The next day's Freedom front page revealed that hackers, who
it alleged were based in Southampton, UK, had accessed M'Bai's Yahoo
account and downloaded all of the sensitive information held therein –
now the Gambia's self-appointed media censors had taken their dirty
tricks campaign to the web.
But the episode was not without its own surprises for the regime itself, as shown when the name of the Observer's own news editor, Omar Bah, appeared in connection with the Freedom
publication. Bah promptly vanished, causing concern among friends and
colleagues until he resurfaced in neighbouring Senegal some days later.
So now that Gambia's press persecution
has become a regional issue, the question is what the region is
prepared to do about it – a question that became more pressing as
Banjul prepared to host the seventh African Union (AU) summit earlier
this month. For Jammeh's APRC government, the affair was a chance for
the small riverine state and its leaders to gain some much-needed
regional credibility, while a successful bid for recognition as a
regional statesman might bolster the Gambian president's stock at home
ahead of the elections. But for civil society activists and the
independent media, the event was a chance to highlight to the assembled
dignitaries the hazards they are exposed to daily. The government moved
to pre-empt such efforts, banning a rally of media rights organisations
set to be held at the location of Hydara's murder.
But organisations based outside the country fared better: Reporters Sans Frontières
asked the question which went right to the heart of the matter. It
asked, in view of the "unacceptable treatment that press freedom has
received in Gambia for several years", was the AU prepared to let its
subsidiary rights body, the African Commission on Human and People's Rights (ACHPR)
remain based in the Gambian capital? The point throws into question the
whole issue of the AU's claims to credibility. While its predecessor
Organisation of African Unity (OAU), widely reviled as a dictators'
social club, was content to let the ACHPR wither on the vine as a
purely symbolic gesture of interest in rights, the AU has from
inception based its claims on a very different approach.
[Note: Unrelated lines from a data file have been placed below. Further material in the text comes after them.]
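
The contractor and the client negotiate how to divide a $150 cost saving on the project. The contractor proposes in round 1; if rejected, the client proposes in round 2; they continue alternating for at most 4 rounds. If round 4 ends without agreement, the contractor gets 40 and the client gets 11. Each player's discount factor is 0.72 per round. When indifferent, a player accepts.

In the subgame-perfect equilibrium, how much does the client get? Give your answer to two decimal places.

Work backward from the last round.
Round 4 (the client proposes): the contractor gets 40 if talks fail, so the client offers 40 and keeps 110.
Round 3 (the contractor proposes): the client can get 110 next round, worth 0.72 × 110 = 79.2 now. The contractor offers 79.2 and keeps 150 − 79.2 = 70.8.
Round 2 (the client proposes): the contractor can get 70.8 next round, worth 0.72 × 70.8 = 50.976 now. The client offers 50.976 and keeps 150 − 50.976 = 99.024.
Round 1 (the contractor proposes): the client can get 99.024 next round, worth 0.72 × 99.024 = 71.29728 now; the contractor offers that and keeps 78.70272.

71.30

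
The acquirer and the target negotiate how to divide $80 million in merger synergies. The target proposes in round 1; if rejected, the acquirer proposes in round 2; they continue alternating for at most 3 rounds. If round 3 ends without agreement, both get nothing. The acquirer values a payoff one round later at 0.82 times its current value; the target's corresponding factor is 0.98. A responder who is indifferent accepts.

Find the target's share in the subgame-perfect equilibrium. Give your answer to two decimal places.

Round 3 (the target proposes): the acquirer will accept anything ≥ 0, so the target offers 0 and keeps 80.
Round 2 (the acquirer proposes): the target can get 80 next round, worth 0.98 × 80 = 78.4 now, so the acquirer offers 78.4, keeping 1.6.
Round 1 (the target proposes): the acquirer can get 1.6 next round, worth 0.82 × 1.6 = 1.312 now; the target offers that and keeps 78.688.

78.69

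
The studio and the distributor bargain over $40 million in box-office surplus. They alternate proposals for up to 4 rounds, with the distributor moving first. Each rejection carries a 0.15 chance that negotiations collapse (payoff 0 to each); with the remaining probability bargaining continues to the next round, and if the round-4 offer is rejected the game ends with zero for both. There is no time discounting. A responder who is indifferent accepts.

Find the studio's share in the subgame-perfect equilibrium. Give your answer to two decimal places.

29.67

Round 4 (the studio proposes): the distributor will accept anything ≥ 0, so the studio offers 0 and keeps 40.
Round 3 (the distributor proposes): rejecting gives the studio an expected 0.85 × 40 = 34. The distributor offers 34 and keeps 40 − 34 = 6.
Round 2 (the studio proposes): rejecting gives the distributor an expected 0.85 × 6 = 5.1; the studio offers that and keeps 34.9.
Round 1 (the distributor proposes): rejecting gives the studio an expected 0.85 × 34.9 = 29.665. The distributor offers 29.665 and keeps 40 − 29.665 = 10.335.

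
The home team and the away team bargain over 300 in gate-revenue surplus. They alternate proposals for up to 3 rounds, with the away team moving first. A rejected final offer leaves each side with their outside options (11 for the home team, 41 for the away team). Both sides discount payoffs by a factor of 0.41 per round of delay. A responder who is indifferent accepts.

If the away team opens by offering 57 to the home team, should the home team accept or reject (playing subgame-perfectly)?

Reject

Round 3 (the away team proposes): the home team gets 11 if talks fail, so the away team offers 11 and keeps 289.
Round 2 (the home team proposes): the away team can get 289 next round, worth 0.41 × 289 = 118.49 now; the home team offers that and keeps 181.51.
So by rejecting in round 1, the home team gets 181.51 next round, worth 0.41 × 181.51 = 74.4191 now.
Offer 57 < 74.4191, so the home team rejects.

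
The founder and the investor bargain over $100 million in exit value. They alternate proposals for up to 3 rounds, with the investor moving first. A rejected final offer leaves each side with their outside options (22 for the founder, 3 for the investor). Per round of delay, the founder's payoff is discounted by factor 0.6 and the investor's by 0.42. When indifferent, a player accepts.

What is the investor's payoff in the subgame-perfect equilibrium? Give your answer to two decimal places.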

The AU was
conceived of as a progressive continental community based on rules,
rights and shared values. Indeed, at the Banjul summit itself,
assembled leaders assented to the creation of an AU rights court to be
based in Tanzania. But in the event, the AU leaders left RSF's point
unaddressed. Perhaps the hosts successfully lobbied to keep it off the
agenda, or perhaps the people who matter decided to let it pass for
fear of derailing the meeting's other business. Or maybe there were
just too many others with their own reasons
not to highlight abuses of freedoms of speech. Either way, the issue
was left hanging in the air over the photo-opportunities and
handshakes. With that opportunity missed, and elections growing closer
by the day, the outlook is likely to continue deteriorating for
Gambia's remaining independent media voices.